Hacker News new | ask | show | jobs
by RodgerTheGreat 736 days ago
I truly hope the reckless enthusiasm for LLMs will cool down, but it seems plausible that discretized, compressed versions of today's cutting-edge models will eventually be able to run entirely locally, even on mobile devices; there are no guarantees that they'll get better, but many promising opportunities to get the same unreliable results faster and with less power consumption. Once the models run on-device, there's less of a financial motivation to pull the plug, so we could be stuck with them in one form or another for the long haul.
2 comments

I don't believe this scenario to be very likely because a lot of the 'magic' in current LLMs (emphasis on 'large') is derived from the size of the training datasets and amount of compute they can throw at training and inference.
Llama 3 8B captures that 'magic' fairly well and runs on a modest gaming PC. You can even run it on an iPhone 15 if you're willing to sacrifice floating point precision. Three years from now I full expect GPT4 quality models running locally on an iPhone.
Three years is more than twice the time since GPT-4 was released to now. Almost twice the time ChatGPT existed. At this rate, even if we'll end up with GPT-4 equivalents runnable on consumer hardware, the top models made available by big players via API will make local LLMs feel useless. For the time being, the incentive to use a service will continue.

It's like a graphics designer being limited to chose between local MS Paint, and Adobe Creative Cloud. Okay, so Llama 3 8B, if it's really as good as you say, graduates to local Paint.NET. Not useless per se, but still not even in the same class.

No one knows how it will all shake out. I'm personally skeptical scaling laws will hold beyond GPT4 sized models. GPT4 is likely severely undertrained given how much data facebook is using to train their 8B parameter models. Unless OpenAI has a dramatic new algorithmic discovery or a vast trove of previously unused data, I think GPT5 and beyond will be modest improvements.

Alternatively synthetic data might drive the next generation of models, but that's largely untested at this point.

The one thing people overlook is the user data on ChatGPT. That's OpenAI's real moat. That data is "free" RLHF data and possibly, training data.
I know this isn’t really the point, but Adobe CC hasn’t really improved all that much from Adobe CS, which was purely local and perfectly capable. A better analogy might be found in comparing Encyclopedia Brittanica to Wikipedia. The latter is far from perfect, but an astounding expansion of accessible human knowledge that represents a full, worldwide paradigm shift in how such information is maintained, distributed, and accessed.

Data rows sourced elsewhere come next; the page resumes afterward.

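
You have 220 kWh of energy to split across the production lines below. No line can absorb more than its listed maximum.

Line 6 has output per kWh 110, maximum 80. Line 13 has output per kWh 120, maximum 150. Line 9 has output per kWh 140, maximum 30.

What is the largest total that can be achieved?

26600

Highest output per kWh first: Line 9 140 > Line 13 120 > Line 6 110.
Give Line 9 30 to hit its cap of 30 ; 190 left.
Line 13: +150 to 150 (cap) ; 40 left.
Line 6: +40 (room for 80) → 40. Pool exhausted.
Total = 110×40 + 120×150 + 140×30 = 26600.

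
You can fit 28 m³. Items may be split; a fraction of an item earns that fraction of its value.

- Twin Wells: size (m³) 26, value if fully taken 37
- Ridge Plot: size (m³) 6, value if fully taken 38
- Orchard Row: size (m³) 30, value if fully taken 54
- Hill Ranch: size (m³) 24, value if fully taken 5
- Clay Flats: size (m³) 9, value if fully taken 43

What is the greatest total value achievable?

104.4

Sort by value density: Ridge Plot 38/6≈6.33, Clay Flats 43/9≈4.78, Orchard Row 54/30≈1.8, Twin Wells 37/26≈1.42, Hill Ranch 5/24≈0.208.
Take all of Ridge Plot (6 m³, value 38) — 22 m³ left.
Clay Flats: take in full, 9 m³ for value 43 — 13 left.
13 m³ left: a 13/30 share of Orchard Row gives 54×13/30 = 23.4.
Total value = 104.4.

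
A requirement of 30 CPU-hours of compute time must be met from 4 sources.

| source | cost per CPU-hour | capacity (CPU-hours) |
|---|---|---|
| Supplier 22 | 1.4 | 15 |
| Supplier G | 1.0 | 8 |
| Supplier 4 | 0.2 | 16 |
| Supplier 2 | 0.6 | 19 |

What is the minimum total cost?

11.6

Fill from the cheapest source first.
Supplier 4 at 0.2: take all 16 CPU-hours → 14 still needed.
Supplier 2 (0.6): take the remaining 14 → done.
Supplier G, Supplier 22: unused.
Cost = 16×0.2 + 14×0.6 = 11.6.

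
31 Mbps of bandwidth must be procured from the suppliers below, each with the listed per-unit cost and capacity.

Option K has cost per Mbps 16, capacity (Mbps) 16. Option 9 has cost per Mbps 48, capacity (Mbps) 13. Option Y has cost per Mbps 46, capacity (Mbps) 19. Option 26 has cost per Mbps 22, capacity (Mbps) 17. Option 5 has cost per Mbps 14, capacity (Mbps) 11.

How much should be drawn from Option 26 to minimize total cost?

4

Fill from the cheapest supplier first.
Option 5 at 14: take all 11 Mbps → 20 still needed.
Option K at 16: take all 16 Mbps → 4 still needed.
Take 4 from Option 26 at 22 to finish.
Option Y, Option 9: unused.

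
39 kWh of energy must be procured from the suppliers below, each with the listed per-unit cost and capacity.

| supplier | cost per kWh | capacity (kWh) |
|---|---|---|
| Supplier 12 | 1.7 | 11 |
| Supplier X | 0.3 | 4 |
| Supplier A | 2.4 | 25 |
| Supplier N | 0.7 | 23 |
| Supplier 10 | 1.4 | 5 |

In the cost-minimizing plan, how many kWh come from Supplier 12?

Fill from the cheapest supplier first.
Supplier X at 0.3: take all 4 kWh ; 35 still needed.
Supplier N (0.7): use full 23 ; 12 kWh to go.
Supplier 10 (1.4): use full 5 ; 7 kWh to go.
Supplier 12 (1.7): take the remaining 7 ; done.
Supplier A: unused.

7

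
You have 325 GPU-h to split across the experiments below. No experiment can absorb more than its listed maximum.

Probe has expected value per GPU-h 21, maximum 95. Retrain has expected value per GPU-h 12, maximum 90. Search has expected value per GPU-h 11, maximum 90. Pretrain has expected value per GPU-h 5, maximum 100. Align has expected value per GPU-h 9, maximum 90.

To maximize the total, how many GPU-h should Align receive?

50

Rank by expected value per GPU-h: Probe 21 > Retrain 12 > Search 11 > Align 9 > Pretrain 5.
Give Probe 95 to hit its cap of 95 — 230 left.
Retrain: +90 to 90 (cap) — 140 left.
Search: +90 to 90 (cap) — 50 left.
Align: +50 (room for 90) → 50. Pool exhausted.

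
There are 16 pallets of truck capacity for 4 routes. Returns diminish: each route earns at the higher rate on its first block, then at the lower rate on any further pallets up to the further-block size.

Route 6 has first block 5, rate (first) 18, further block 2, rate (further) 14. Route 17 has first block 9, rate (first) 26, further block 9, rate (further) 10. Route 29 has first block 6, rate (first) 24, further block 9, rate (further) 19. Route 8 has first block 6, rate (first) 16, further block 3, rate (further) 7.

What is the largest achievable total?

397

Rank every tier by rate: Route 17/tier1 26 > Route 29/tier1 24 > Route 29/tier2 19 > Route 6/tier1 18 > Route 8/tier1 16 > Route 6/tier2 14 > Route 17/tier2 10 > Route 8/tier2 7.
Fill Route 17 tier1 block (9 at 26) — 7 left.
Route 29/tier1 (24): +6 — 1 left.
Route 29/tier2: +1 of 9 at 19; pool empty.
Total = 26×9 + 24×6 + 19×1 = 397.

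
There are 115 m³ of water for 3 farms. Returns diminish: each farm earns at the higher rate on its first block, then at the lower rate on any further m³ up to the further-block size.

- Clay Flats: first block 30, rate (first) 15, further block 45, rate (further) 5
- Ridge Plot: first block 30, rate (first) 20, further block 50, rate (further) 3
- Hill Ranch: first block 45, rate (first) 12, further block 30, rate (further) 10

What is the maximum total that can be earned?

Treat each block as its own option and order by rate: Ridge Plot/first 20 > Clay Flats/first 15 > Hill Ranch/first 12 > Hill Ranch/second 10 > Clay Flats/second 5 > Ridge Plot/second 3.
Fill Ridge Plot first block (30 at 20) — 85 left.
Clay Flats first at 15: fill all 30 — 55 left.
Hill Ranch first at 12: fill all 45 — 10 left.
Hill Ranch second at 10: only 10 left, fill 10.
Total = 20×30 + 15×30 + 12×45 + 10×10 = 1690.

1690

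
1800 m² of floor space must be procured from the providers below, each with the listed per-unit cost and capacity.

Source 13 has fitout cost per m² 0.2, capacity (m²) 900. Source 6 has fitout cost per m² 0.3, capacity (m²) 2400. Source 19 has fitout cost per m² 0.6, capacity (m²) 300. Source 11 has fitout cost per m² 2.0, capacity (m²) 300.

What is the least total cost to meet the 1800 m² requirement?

Fill from the cheapest provider first.
Source 13 at 0.2: take all 900 m² — 900 still needed.
Source 6 at 0.3: take 900 of its 2400 — requirement met.
Source 19, Source 11: unused.
Cost = 900×0.2 + 900×0.3 = 450.

450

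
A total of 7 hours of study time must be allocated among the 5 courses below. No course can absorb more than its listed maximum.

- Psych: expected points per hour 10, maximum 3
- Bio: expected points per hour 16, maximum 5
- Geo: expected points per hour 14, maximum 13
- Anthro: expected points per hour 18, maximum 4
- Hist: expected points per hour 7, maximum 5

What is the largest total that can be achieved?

120

Order the courses by expected points per hour: Anthro 18 > Bio 16 > Geo 14 > Psych 10 > Hist 7.
Give Anthro 4 to hit its cap of 4 ; 3 left.
Only 3 left; Bio takes them to reach 3.
Total = 16×3 + 18×4 = 120.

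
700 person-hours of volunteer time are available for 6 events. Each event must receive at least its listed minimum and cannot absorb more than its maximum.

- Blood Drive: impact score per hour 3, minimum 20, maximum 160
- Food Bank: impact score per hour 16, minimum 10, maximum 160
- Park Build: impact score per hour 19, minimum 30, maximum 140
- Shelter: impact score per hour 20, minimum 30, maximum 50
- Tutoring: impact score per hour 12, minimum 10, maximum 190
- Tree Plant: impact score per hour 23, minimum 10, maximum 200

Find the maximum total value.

Meeting every minimum uses 20+10+30+30+10+10 = 110 person-hours, leaving 590.
Highest impact score per hour first: Tree Plant 23 > Shelter 20 > Park Build 19 > Food Bank 16 > Tutoring 12 > Blood Drive 3.
Tree Plant: +190 to 200 (cap) ; 400 left.
Give Shelter 20 more to hit its cap of 50 ; 380 left.
Park Build takes 110 more to reach its cap of 140 ; 270 left.
Food Bank: +150 to 160 (cap) ; 120 left.
Only 120 left; Tutoring takes them to reach 130.
Total = 3×20 + 16×160 + 19×140 + 20×50 + 12×130 + 23×200 = 12440.

12440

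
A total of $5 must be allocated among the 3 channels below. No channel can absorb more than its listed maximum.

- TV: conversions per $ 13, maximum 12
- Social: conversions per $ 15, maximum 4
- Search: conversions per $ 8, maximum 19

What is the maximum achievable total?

73

Order the channels by conversions per $: Social 15 > TV 13 > Search 8.
Give Social 4 to hit its cap of 4 ; 1 left.
Only 1 left; TV takes them to reach 1.
Total = 13×1 + 15×4 = 73.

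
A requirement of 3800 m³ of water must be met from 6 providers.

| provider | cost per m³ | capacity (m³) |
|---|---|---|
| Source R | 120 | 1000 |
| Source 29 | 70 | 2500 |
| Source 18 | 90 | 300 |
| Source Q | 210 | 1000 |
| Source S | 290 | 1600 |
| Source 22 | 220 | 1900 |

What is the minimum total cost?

322000

Use providers in increasing cost order.
Take 2500 from Source 29 at 70 — need 1300 more.
Source 18 (90): use full 300 — 1000 m³ to go.
Source R at 120: take all 1000 m³ — 0 still needed.
Source Q, Source 22, Source S: unused.
Cost = 2500×70 + 300×90 + 1000×120 = 322000.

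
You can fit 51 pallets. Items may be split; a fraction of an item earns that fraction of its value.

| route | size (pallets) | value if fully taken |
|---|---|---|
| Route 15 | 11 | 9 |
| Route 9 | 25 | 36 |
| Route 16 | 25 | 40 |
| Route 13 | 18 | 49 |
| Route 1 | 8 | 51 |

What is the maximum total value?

Sort by value density: Route 1 51/8≈6.38, Route 13 49/18≈2.72, Route 16 40/25≈1.6, Route 9 36/25≈1.44, Route 15 9/11≈0.818.
Route 1: take in full, 8 pallets for value 51 ; 43 left.
All 18 pallets of Route 13 fit (value 49) ; 25 remain.
Route 16: take in full, 25 pallets for value 40 ; 0 left.
Total value = 140.

140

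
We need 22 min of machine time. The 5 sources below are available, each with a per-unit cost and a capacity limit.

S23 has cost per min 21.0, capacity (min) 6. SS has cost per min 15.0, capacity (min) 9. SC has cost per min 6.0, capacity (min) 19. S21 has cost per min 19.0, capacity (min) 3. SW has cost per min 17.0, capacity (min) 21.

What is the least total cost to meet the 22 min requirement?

Cheapest first:
SC (6.0): use full 19 → 3 min to go.
SS at 15.0: take 3 of its 9 → requirement met.
SW, S21, S23: unused.
Cost = 19×6.0 + 3×15.0 = 159.

159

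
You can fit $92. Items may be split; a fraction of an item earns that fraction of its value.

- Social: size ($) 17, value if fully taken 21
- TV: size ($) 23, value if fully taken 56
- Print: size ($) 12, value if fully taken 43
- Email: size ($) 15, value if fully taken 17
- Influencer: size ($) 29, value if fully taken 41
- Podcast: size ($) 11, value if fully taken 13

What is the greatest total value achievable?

Sort by value density: Print 43/12≈3.58, TV 56/23≈2.43, Influencer 41/29≈1.41, Social 21/17≈1.24, Podcast 13/11≈1.18, Email 17/15≈1.13.
All 12 $ of Print fit (value 43) — 80 remain.
TV: take in full, 23 $ for value 56 — 57 left.
All 29 $ of Influencer fit (value 41) — 28 remain.
All 17 $ of Social fit (value 21) — 11 remain.
Take all of Podcast (11 $, value 13) — 0 $ left.
Total value = 174.

174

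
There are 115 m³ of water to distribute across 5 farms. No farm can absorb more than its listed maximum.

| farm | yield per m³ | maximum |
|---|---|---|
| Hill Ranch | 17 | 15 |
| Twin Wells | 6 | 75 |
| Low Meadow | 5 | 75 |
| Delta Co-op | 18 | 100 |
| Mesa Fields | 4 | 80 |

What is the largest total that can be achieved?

Rank by yield per m³: Delta Co-op 18 > Hill Ranch 17 > Twin Wells 6 > Low Meadow 5 > Mesa Fields 4.
Delta Co-op: +100 to 100 (cap) → 15 left.
Hill Ranch takes 15 to reach its cap of 15 → 0 left.
Total = 17×15 + 18×100 = 2055.

2055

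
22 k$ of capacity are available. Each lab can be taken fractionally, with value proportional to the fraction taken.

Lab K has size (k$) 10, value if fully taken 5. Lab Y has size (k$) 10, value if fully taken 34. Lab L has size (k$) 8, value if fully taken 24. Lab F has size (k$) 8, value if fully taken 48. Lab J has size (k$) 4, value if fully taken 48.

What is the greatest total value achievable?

130

Rank by value-to-size ratio: Lab J 48/4≈12, Lab F 48/8≈6, Lab Y 34/10≈3.4, Lab L 24/8≈3, Lab K 5/10≈0.5.
Take all of Lab J (4 k$, value 48) → 18 k$ left.
Lab F: take in full, 8 k$ for value 48 → 10 left.
All 10 k$ of Lab Y fit (value 34) → 0 remain.
Total value = 130.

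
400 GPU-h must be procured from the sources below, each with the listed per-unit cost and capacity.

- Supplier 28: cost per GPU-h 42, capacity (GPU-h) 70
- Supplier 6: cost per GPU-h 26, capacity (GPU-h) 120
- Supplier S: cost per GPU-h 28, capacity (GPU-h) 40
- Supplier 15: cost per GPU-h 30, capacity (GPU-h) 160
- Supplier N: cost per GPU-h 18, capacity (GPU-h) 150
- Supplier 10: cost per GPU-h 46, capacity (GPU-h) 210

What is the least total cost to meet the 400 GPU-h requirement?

Cheapest first:
Supplier N at 18: take all 150 GPU-h → 250 still needed.
Take 120 from Supplier 6 at 26 → need 130 more.
Take 40 from Supplier S at 28 → need 90 more.
Supplier 15 (30): take the remaining 90 → done.
Supplier 28, Supplier 10: unused.
Cost = 150×18 + 120×26 + 40×28 + 90×30 = 9640.

9640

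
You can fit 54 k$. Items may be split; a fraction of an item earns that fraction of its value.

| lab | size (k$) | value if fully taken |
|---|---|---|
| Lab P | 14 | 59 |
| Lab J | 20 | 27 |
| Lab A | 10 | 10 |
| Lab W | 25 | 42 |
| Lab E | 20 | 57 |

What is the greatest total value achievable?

149.6

Rank by value-to-size ratio: Lab P 59/14≈4.21, Lab E 57/20≈2.85, Lab W 42/25≈1.68, Lab J 27/20≈1.35, Lab A 10/10≈1.
Lab P: take in full, 14 k$ for value 59 ; 40 left.
Lab E: take in full, 20 k$ for value 57 ; 20 left.
Fill the last 20 k$ with part of Lab W: 20/25 of it earns 33.6.
Total value = 149.6.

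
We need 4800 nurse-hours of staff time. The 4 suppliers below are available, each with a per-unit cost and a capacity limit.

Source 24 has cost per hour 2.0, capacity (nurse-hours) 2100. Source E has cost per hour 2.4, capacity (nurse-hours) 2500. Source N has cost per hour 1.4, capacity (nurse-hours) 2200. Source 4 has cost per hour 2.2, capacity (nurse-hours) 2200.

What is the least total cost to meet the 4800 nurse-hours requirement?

8380

Cheapest first:
Source N (1.4): use full 2200 → 2600 nurse-hours to go.
Take 2100 from Source 24 at 2.0 → need 500 more.
Source 4 (2.2): take the remaining 500 → done.
Source E: unused.
Cost = 2200×1.4 + 2100×2.0 + 500×2.2 = 8380.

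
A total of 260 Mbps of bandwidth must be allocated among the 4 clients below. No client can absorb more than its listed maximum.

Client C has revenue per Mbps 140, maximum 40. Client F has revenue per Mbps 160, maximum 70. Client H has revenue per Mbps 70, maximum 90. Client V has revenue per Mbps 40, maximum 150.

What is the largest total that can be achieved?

25500

Order the clients by revenue per Mbps: Client F 160 > Client C 140 > Client H 70 > Client V 40.
Give Client F 70 to hit its cap of 70 — 190 left.
Give Client C 40 to hit its cap of 40 — 150 left.
Client H takes 90 to reach its cap of 90 — 60 left.
Client V: +60 (room for 150) → 60. Pool exhausted.
Total = 140×40 + 160×70 + 70×90 + 40×60 = 25500.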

On the same token, those of us who are sufficiently motivated can maintain and utilize a local copy of Wikipedia…frequently for training LLMs at this point, so I guess the snake has come around, and we’ve settled into a full-on ouroboros of digital media hype. ;-)

They're extremely pessimistic, 3 years is 200% of how long it took ChatGPT 3.5.

Llama 8B is ChatGPT 3.5 (18 months before L3), running on all new iPhones released since October 2022, (19 months before L3). That includes multimodal variants (built outside Facebook).

Just imagine if you had an accurately currated dataset.
I just want to sit down in front of my TV, put on my Bluetooth headphones and have the headphones and TV connect automatically.

Then, when I’m downstairs in my office and want to listen to music on my iPhone. I want my headphones to connect to my iPhone and not my TV upstairs!

I don’t need Skynet, I just need my devices to be a little less stupid.

I would consider that akin to magic at this point. Let’s start there and work our way up to handing over control of our nuclear arsenal.

The University of Washington is studying an AI application where a pair of headphones will isolate a single voice in a crowd when one simply looks at them. Amazing stuff…until you try it anywhere near your car, and then it starts playing the voice over your car stereo (presumably).